А у нас с Петром состоялся интересный разговор. По уговору он нас провожает до тракта на Питер, а сам с большей частью боевиков уходит к дому. И вот, ближе к месту разлуки подсел он ко мне на стоянке.

— Не сочти за дерзость, Андрей Георгиевич.

— Садись, Петр Тимофеевич, — вздохнул я, — рассказывай, что за сомнения тебя гложут.

— Думаю так. Раз Государь пожаловал мне дворянство, то что-то понимать надо. Я, хоть и необразованный, но вижу, что куда сметливей некоторых бар буду. С вашей воли, конечно.

— Что ты так заговорил вдруг? Дворянство ему пожаловали, видите ли. А раньше что, оторви и выбрось был? Дворянство только ярлык. Сладкая приманка. Чем и плоха.

— Шучу я, Андрей Георгиевич. Понятно, что своим умом живем, своим народом. Не про то я.

— А про что?

— Не все понимаю, что вы делаете и для чего. Образования, наверное, не хватает. А знать хочется.

— Говори.

— Вот зачем столько специалистов готовите? Ладно, механики нужны. А художники, музыканты и прочие на кой ляд сдались? Ну один, два для развлечения. И будет. Сами прекрасно поете и играете. Да и механиков столько не надо. Посылаем на практику к чужим людям. Для них ровно старались? Или так просвещаете темных людей вокруг себя?
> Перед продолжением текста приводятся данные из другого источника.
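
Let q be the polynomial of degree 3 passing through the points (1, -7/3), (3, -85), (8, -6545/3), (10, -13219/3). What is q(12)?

-7783

Using the Lagrange interpolation formula with nodes 1, 3, 8, 10:
  L_0(s) = (s - 3)(s - 8)(s - 10) / -126
  L_1(s) = (s - 1)(s - 8)(s - 10) / 70
  L_2(s) = (s - 1)(s - 3)(s - 10) / -70
  L_3(s) = (s - 1)(s - 3)(s - 8) / 126
Then q(s) = -7/3·L_0(s) - 85·L_1(s) - 6545/3·L_2(s) - 13219/3·L_3(s).
Expanding and collecting terms gives q(s) = -5s^3 + 6s^2 - (1/3)s - 3.
Evaluating at s = 12: q(12) = -7783.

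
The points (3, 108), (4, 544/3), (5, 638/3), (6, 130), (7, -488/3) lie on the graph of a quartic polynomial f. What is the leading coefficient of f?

Write f(n) = an^4 + bn^3 + cn^2 + dn + e. Substituting each data point gives a linear system:
  81a + 27b + 9c + 3d + e = 108
  256a + 64b + 16c + 4d + e = 544/3
  625a + 125b + 25c + 5d + e = 638/3
  1296a + 216b + 36c + 6d + e = 130
  2401a + 343b + 49c + 7d + e = -488/3
Solving the system yields a = -1, b = 6, c = 4, d = -5/3, e = -4.
So f(n) = -n⁴ + 6n³ + 4n² - (5/3)n - 4.
The leading coefficient is -1.

-1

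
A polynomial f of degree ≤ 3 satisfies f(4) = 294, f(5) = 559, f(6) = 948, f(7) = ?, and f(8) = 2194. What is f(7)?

1485

The 4 known points determine the degree-3 polynomial uniquely.
Write f(x) = ax^3 + bx^2 + cx + d. Substituting each data point gives a linear system:
  64a + 16b + 4c + d = 294
  125a + 25b + 5c + d = 559
  216a + 36b + 6c + d = 948
  512a + 64b + 8c + d = 2194
Solving the system yields a = 4, b = 2, c = 3, d = -6.
So f(x) = 4x^3 + 2x^2 + 3x - 6.
Then f(7) = 1485.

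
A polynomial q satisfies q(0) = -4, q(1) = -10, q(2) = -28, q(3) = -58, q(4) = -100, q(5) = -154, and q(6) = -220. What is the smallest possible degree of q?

Forward differences of the values at u = 0, 1, 2, 3, 4, 5, 6:
  q  : -4  -10  -28  -58  -100  -154  -220
  Δ  : -6  -18  -30  -42  -54  -66
  Δ^2: -12  -12  -12  -12  -12
  Δ^3: 0  0  0  0
  Δ^4: 0  0  0
  Δ^5: 0  0
  Δ^6: 0
The second differences are constant (-12) and nonzero, while all higher differences vanish, so the minimal degree is 2.

2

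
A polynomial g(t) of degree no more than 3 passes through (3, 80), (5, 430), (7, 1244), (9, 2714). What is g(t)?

g(t) = 4t^3 - 2t^2 - 5t + 5

Using the Lagrange interpolation formula with nodes 3, 5, 7, 9:
  L_0(t) = (t - 5)(t - 7)(t - 9) / -48
  L_1(t) = (t - 3)(t - 7)(t - 9) / 16
  L_2(t) = (t - 3)(t - 5)(t - 9) / -16
  L_3(t) = (t - 3)(t - 5)(t - 7) / 48
Then g(t) = 80·L_0(t) + 430·L_1(t) + 1244·L_2(t) + 2714·L_3(t).
Expanding and collecting terms gives g(t) = 4t³ - 2t² - 5t + 5.
Check: g(9) = 2714. ✓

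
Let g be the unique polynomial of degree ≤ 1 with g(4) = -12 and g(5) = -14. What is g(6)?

-16

Using the Lagrange interpolation formula with nodes 4, 5:
  L_0(u) = (u - 5) / -1
  L_1(u) = (u - 4) / 1
Then g(u) = -12·L_0(u) - 14·L_1(u).
Expanding and collecting terms gives g(u) = -2u - 4.
Evaluating at u = 6: g(6) = -16.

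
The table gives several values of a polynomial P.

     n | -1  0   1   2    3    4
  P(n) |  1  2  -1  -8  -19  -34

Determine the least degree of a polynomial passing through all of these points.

2

Forward differences of the values at n = -1, 0, 1, 2, 3, 4:
  P  : 1  2  -1  -8  -19  -34
  Δ  : 1  -3  -7  -11  -15
  Δ^2: -4  -4  -4  -4
  Δ^3: 0  0  0
  Δ^4: 0  0
  Δ^5: 0
The second differences are constant (-4) and nonzero, while all higher differences vanish, so the minimal degree is 2.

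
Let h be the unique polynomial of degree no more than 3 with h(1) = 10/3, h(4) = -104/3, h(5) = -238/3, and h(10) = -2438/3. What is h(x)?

h(x) = -x^3 + 2x^2 - (5/3)x + 4

Write h(x) = ax^3 + bx^2 + cx + d. Substituting each data point gives a linear system:
  a + b + c + d = 10/3
  64a + 16b + 4c + d = -104/3
  125a + 25b + 5c + d = -238/3
  1000a + 100b + 10c + d = -2438/3
Solving the system yields a = -1, b = 2, c = -5/3, d = 4.
So h(x) = -x^3 + 2x^2 - (5/3)x + 4.
Check: h(10) = -2438/3. ✓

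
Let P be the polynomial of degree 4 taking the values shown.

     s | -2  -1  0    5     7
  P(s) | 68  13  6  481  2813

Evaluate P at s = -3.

273

Using the Lagrange interpolation formula with nodes -2, -1, 0, 5, 7:
  L_0(s) = (s + 1)s(s - 5)(s - 7) / 126
  L_1(s) = (s + 2)s(s - 5)(s - 7) / -48
  L_2(s) = (s + 2)(s + 1)(s - 5)(s - 7) / 70
  L_3(s) = (s + 2)(s + 1)s(s - 7) / -420
  L_4(s) = (s + 2)(s + 1)s(s - 5) / 1008
Then P(s) = 68·L_0(s) + 13·L_1(s) + 6·L_2(s) + 481·L_3(s) + 2813·L_4(s).
Expanding and collecting terms gives P(s) = 2s^4 - 5s^3 - 5s^2 - 5s + 6.
Evaluating at s = -3: P(-3) = 273.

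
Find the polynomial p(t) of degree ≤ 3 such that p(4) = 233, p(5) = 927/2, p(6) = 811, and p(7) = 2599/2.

p(t) = 4t^3 - (3/2)t^2 + 1

Using the Lagrange interpolation formula with nodes 4, 5, 6, 7:
  L_0(t) = (t - 5)(t - 6)(t - 7) / -6
  L_1(t) = (t - 4)(t - 6)(t - 7) / 2
  L_2(t) = (t - 4)(t - 5)(t - 7) / -2
  L_3(t) = (t - 4)(t - 5)(t - 6) / 6
Then p(t) = 233·L_0(t) + 927/2·L_1(t) + 811·L_2(t) + 2599/2·L_3(t).
Expanding and collecting terms gives p(t) = 4t^3 - (3/2)t^2 + 1.
Check: p(4) = 233. ✓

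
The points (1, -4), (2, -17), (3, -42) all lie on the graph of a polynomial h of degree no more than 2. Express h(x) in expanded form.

h(x) = -6x^2 + 5x - 3

Using the Lagrange interpolation formula with nodes 1, 2, 3:
  L_0(x) = (x - 2)(x - 3) / 2
  L_1(x) = (x - 1)(x - 3) / -1
  L_2(x) = (x - 1)(x - 2) / 2
Then h(x) = -4·L_0(x) - 17·L_1(x) - 42·L_2(x).
Expanding and collecting terms gives h(x) = -6x^2 + 5x - 3.
Check: h(3) = -42. ✓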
— Ишь, какие слова вылезли. Просвещение народных масс. Нет, друг мой, все намного сложнее.

— Так и меня просветите.

— Народ — это кто?

— Ну, уже был разговор. Я помню. Семьи сливаются в роды, роды складываются в племена, а те составляют народ.

— И как? Получается так сделать?

— Не везде. И не у всех.

— А с теми, у кого получилось, что?

— Если кто крепко живет, то обособляются по занятию своему. Кто соль варит, кто бочки делает, кто их охраняет.

— Понятно, легче заработать, раз дорожка накатанная. Но возьми народ в целом. Давай, к примеру, цыган разберем.

— Что их разбирать? Такой уж народ, что работать на земле не желают. Зато до лошадей первые, плясать, петь тоже мастера. И кузнецы из них есть. Но не жалуем мы их.

— Потому с них и начнем. А все ли они равны меж собой?

— Так барон у каждого табора имеется, он главней будет.

— Давай по-другому. Есть управляющая верхушка. Барон же не один? Старейшины есть. Они согласуют дела меж собой и с ним?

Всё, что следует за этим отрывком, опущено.